Not if you give us our money back.

Feb 4, 2013 at 8:36 PM | Unregistered Commenterssat

"Revkin somewhat overstates impacts of changes in CS. It is not too small to be negligible, nor so large to be a nightmare"

Gavin cannot possibly mean what this statement appears to say. It just is not possible. Please someone give me an alternative interpretation, please.

Feb 4, 2013 at 8:39 PM | Unregistered Commenterpax

'Gavin cannot possibly mean what this statement appears to say. It just is not possible. Please someone give me an alternative interpretation, please.

It's Gavin Goldilocks and the Three Bears. Not too hot, not too cold..just right,

But the idea that Schmidt ever had locks at all is quite disturbing....Among his many 'challenges', follicular features highly.

Feb 4, 2013 at 8:46 PM | Unregistered CommenterLatimer Alder

Must be a language thing. I see now that Gavin of course refers to CS itself and not the change (towards a lower CS).

Feb 4, 2013 at 8:58 PM | Unregistered Commenterpax

Patagon at 8:29
"How many of the sensitivity estimations are Not based on simulations (models)?"

They are easily separated: If the first number is a "1" or "2", they are not by models.

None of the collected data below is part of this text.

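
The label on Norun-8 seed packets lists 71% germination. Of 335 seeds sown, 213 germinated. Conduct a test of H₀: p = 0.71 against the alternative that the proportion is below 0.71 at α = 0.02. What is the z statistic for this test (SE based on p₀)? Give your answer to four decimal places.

p̂ = 213/335 ≈ 0.635821.
Under H₀, SE = √(0.71·0.29/335) = √(0.000614627) = 0.024792.
z = (0.635821 − 0.71)/0.024792 = -0.074179/0.024792 = -2.9921.
p-value = P(Z < -2.992) ≈ 0.0014. With α = 0.02, reject H₀.

z = -2.9921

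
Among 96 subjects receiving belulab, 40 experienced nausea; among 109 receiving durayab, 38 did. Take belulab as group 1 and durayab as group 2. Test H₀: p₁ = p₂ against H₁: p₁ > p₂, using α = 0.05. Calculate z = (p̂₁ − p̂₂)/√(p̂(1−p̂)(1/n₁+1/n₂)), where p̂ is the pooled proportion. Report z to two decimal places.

p̂₁ = 40/96 = 0.4167, p̂₂ = 38/109 = 0.3486.
Pooled p̂ = (40+38)/(96+109) = 78/205 = 0.3805.
SE = √(0.235717 × 0.019591) = 0.0680.
z = (0.4167 − 0.3486)/0.0680 = 0.0681/0.0680 = 1.00.
p-value = P(Z > 1.001) ≈ 0.1583. With α = 0.05, fail to reject H₀.

z = 1.00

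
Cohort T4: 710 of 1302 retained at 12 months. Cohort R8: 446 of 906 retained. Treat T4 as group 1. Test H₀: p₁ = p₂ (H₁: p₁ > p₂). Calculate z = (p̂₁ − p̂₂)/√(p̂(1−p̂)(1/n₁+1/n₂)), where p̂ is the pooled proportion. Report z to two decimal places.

p̂₁ = 710/1302 = 0.5453, p̂₂ = 446/906 = 0.4923.
Pooled p̂ = (710+446)/(1302+906) = 1156/2208 = 0.5236.
SE = √(0.249445 × 0.0018718) = 0.0216.
z = (0.5453 − 0.4923)/0.0216 = 0.0530/0.0216 = 2.45.

z = 2.45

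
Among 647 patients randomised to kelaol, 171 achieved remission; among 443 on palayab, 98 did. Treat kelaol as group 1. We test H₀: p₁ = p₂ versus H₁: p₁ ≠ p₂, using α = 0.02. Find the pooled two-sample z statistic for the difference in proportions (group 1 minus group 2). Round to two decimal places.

z = 1.62

p̂₁ = 171/647 ≈ 0.2643, p̂₂ = 98/443 ≈ 0.2212.
Pooled p̂ = (171+98)/(647+443) = 269/1090 = 0.2468.
SE = √(p̂(1−p̂)(1/n₁+1/n₂)) = √(0.2468·0.7532·0.00380293) = √(0.000706905) = 0.0266.
z = (0.2643 − 0.2212)/0.0266 = 0.0431/0.0266 = 1.62.
p-value = 2·P(Z > 1.620) ≈ 0.1052. With α = 0.02, fail to reject H₀.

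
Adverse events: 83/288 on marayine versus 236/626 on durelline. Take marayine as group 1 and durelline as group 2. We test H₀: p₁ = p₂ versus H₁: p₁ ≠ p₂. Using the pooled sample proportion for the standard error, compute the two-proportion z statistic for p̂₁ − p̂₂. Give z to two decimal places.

z = -2.62

p̂₁ = 83/288 = 0.2882, p̂₂ = 236/626 = 0.3770.
Pooled p̂ = (83+236)/(288+626) = 319/914 = 0.3490.
SE = √(0.227204 × 0.00506967) = 0.0339.
z = (0.2882 − 0.3770)/0.0339 = -0.0888/0.0339 = -2.62.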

Feb 4, 2013 at 9:27 PM | Unregistered CommenterBengt Abelsson

Observations over the last 15 years show empirically that climate sensitivity is about plus 0 degrees.

And you should all feel lucky its not minus 0 degrees!

Feb 4, 2013 at 9:34 PM | Unregistered CommenterLatimer Alder

Yes, pax, that was his confusing ambiguity. He's probably just a little bit cognitively dissonant, and maybe his ears don't want to hear what his mouth says.